Your Robots.txt Strategy Needs an AI-Era Update

Robots.txt was first proposed in 1994. It survived for 30 years almost untouched. It’s now obsolete for the questions AI raises — but it’s not going away, so you need to update your strategy rather than replace it.

What robots.txt can and can’t say

The file has exactly two directives: Allow and Disallow. Per user-agent. That’s it. Robots.txt can express:

  • “GPTBot is allowed to crawl /blog/.”
  • “ClaudeBot is disallowed from /pricing/.”

Robots.txt cannot express:

  • “GPTBot may index this content but not use it for training.”
  • “PerplexityBot may use the content but must cite us.”
  • “ChatGPT-User may quote up to 200 characters.”
  • “Commercial AI may use this content only after purchasing a license at this URL.”

The richer semantics now live in companion specifications: TDM-REP (machine-readable opt-outs), the X-Robots-Tag HTTP header, the aiox:license field inside Capsules. Together they form the modern stack.

What your robots.txt should look like in 2026

A reasonable baseline for a publisher who wants citations but not training:

User-agent: GPTBot
Disallow: /

User-agent: OAI-SearchBot
Allow: /

User-agent: ChatGPT-User
Allow: /

User-agent: ClaudeBot
Disallow: /

User-agent: Google-Extended
Disallow: /

User-agent: PerplexityBot
Allow: /

User-agent: Bytespider
Disallow: /

User-agent: CCBot
Disallow: /

User-agent: *
Allow: /
Sitemap: https://example.com/sitemap.xml

This blocks training-focused crawlers, allows retrieval-focused ones, and falls through to “allow” for the default user-agent so Googlebot and other classic crawlers stay welcome.

Why static robots.txt isn’t enough

  • It’s text-only.

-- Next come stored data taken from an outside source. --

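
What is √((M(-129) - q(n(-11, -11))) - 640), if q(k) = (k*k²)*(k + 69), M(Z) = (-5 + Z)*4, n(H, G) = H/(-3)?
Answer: I*√385414/9 ≈ 68.98*I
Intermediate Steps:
n(H, G) = -H/3 (n(H, G) = H*(-⅓) = -H/3)
M(Z) = -20 + 4*Z
q(k) = k³*(69 + k)
√((M(-129) - q(n(-11, -11))) - 640) = √(((-20 + 4*(-129)) - (-⅓*(-11))³*(69 - ⅓*(-11))) - 640) = √(((-20 - 516) - (11/3)³*(69 + 11/3)) - 640) = √((-536 - 1331*218/(27*3)) - 640) = √((-536 - 1*290158/81) - 640) = √((-536 - 290158/81) - 640) = √(-333574/81 - 640) = √(-385414/81) = I*√385414/9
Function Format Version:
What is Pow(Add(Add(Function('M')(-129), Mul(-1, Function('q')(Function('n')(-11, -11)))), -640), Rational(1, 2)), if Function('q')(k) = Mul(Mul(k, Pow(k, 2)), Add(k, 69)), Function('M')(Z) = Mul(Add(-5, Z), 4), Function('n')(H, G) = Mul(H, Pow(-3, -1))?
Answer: Mul(Rational(1, 9), I, Pow(385414, Rational(1, 2))) ≈ Mul(68.980, I)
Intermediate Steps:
Function('n')(H, G) = Mul(Rational(-1, 3), H) (Function('n')(H, G) = Mul(H, Rational(-1, 3)) = Mul(Rational(-1, 3), H))
Function('M')(Z) = Add(-20, Mul(4, Z))
Function('q')(k) = Mul(Pow(k, 3), Add(69, k))
Pow(Add(Add(Function('M')(-129), Mul(-1, Function('q')(Function('n')(-11, -11)))), -640), Rational(1, 2)) = Pow(Add(Add(Add(-20, Mul(4, -129)), Mul(-1, Mul(Pow(Mul(Rational(-1, 3), -11), 3), Add(69, Mul(Rational(-1, 3), -11))))), -640), Rational(1, 2)) = Pow(Add(Add(Add(-20, -516), Mul(-1, Mul(Pow(Rational(11, 3), 3), Add(69, Rational(11, 3))))), -640), Rational(1, 2)) = Pow(Add(Add(-536, Mul(-1, Mul(Rational(1331, 27), Rational(218, 3)))), -640), Rational(1, 2)) = Pow(Add(Add(-536, Mul(-1, Rational(290158, 81))), -640), Rational(1, 2)) = Pow(Add(Add(-536, Rational(-290158, 81)), -640), Rational(1, 2)) = Pow(Add(Rational(-333574, 81), -640), Rational(1, 2)) = Pow(Rational(-385414, 81), Rational(1, 2)) = Mul(Rational(1, 9), I, Pow(385414, Rational(1, 2)))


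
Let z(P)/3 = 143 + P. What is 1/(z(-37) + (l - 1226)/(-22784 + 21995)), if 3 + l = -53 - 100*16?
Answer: 789/253784 ≈ 0.0031089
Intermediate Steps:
z(P) = 429 + 3*P (z(P) = 3*(143 + P) = 429 + 3*P)
l = -1656 (l = -3 + (-53 - 100*16) = -3 + (-53 - 1600) = -3 - 1653 = -1656)
1/(z(-37) + (l - 1226)/(-22784 + 21995)) = 1/((429 + 3*(-37)) + (-1656 - 1226)/(-22784 + 21995)) = 1/((429 - 111) - 2882/(-789)) = 1/(318 - 2882*(-1/789)) = 1/(318 + 2882/789) = 1/(253784/789) = 789/253784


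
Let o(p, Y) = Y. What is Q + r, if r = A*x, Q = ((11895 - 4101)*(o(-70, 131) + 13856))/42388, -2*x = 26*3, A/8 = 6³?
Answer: -1373798709/21194 ≈ -64820.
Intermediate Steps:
A = 1728 (A = 8*6³ = 8*216 = 1728)
x = -39 (x = -13*3 = -½*78 = -39)
Q = 54507339/21194 (Q = ((11895 - 4101)*(131 + 13856))/42388 = (7794*13987)*(1/42388) = 109014678*(1/42388) = 54507339/21194 ≈ 2571.8)
r = -67392 (r = 1728*(-39) = -67392)
Q + r = 54507339/21194 - 67392 = -1373798709/21194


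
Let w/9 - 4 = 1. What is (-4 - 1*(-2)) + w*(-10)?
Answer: -452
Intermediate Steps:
w = 45 (w = 36 + 9*1 = 36 + 9 = 45)
(-4 - 1*(-2)) + w*(-10) = (-4 - 1*(-2)) + 45*(-10) = (-4 + 2) - 450 = -2 - 450 = -452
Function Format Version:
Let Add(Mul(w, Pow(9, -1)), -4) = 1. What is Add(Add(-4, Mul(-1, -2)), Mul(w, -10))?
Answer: -452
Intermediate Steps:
w = 45 (w = Add(36, Mul(9, 1)) = Add(36, 9) = 45)
Add(Add(-4, Mul(-1, -2)), Mul(w, -10)) = Add(Add(-4, Mul(-1, -2)), Mul(45, -10)) = Add(Add(-4, 2), -450) = Add(-2, -450) = -452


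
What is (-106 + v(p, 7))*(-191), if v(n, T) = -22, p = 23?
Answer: 24448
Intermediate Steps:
(-106 + v(p, 7))*(-191) = (-106 - 22)*(-191) = -128*(-191) = 24448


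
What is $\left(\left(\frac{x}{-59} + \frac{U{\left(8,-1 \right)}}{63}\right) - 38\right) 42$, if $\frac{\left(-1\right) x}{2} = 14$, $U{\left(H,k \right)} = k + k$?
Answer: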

It can’t say “license required” with a price.
  • It’s not signed. Anyone can spoof the user-agent and ignore the rules.
  • It’s not enforced. It’s purely advisory — well-behaved crawlers honour it, scrapers ignore it.
  • New AI products launch constantly with new user-agents you may not know about.

That’s why the modern approach pairs robots.txt with: (a) TDM-REP headers for legal opt-out signalling, (b) AIOX Capsule license fields for granular declarations, and (c) actual enforcement at the bot-management layer (which is what Bot Sentinel does).

How AIOX handles it

You configure your licensing posture once, in the Content Licensing app. AIOX emits all three layers from that single config:

  1. The robots.txt directives.
  2. The TDM-REP headers on every response.
  3. The aiox:license field inside every Capsule.

And the Robots.txt Studio gives you a visual editor with a live bot-tester so you can ask “what would GPTBot see at /pricing/?” before you ship a rule change.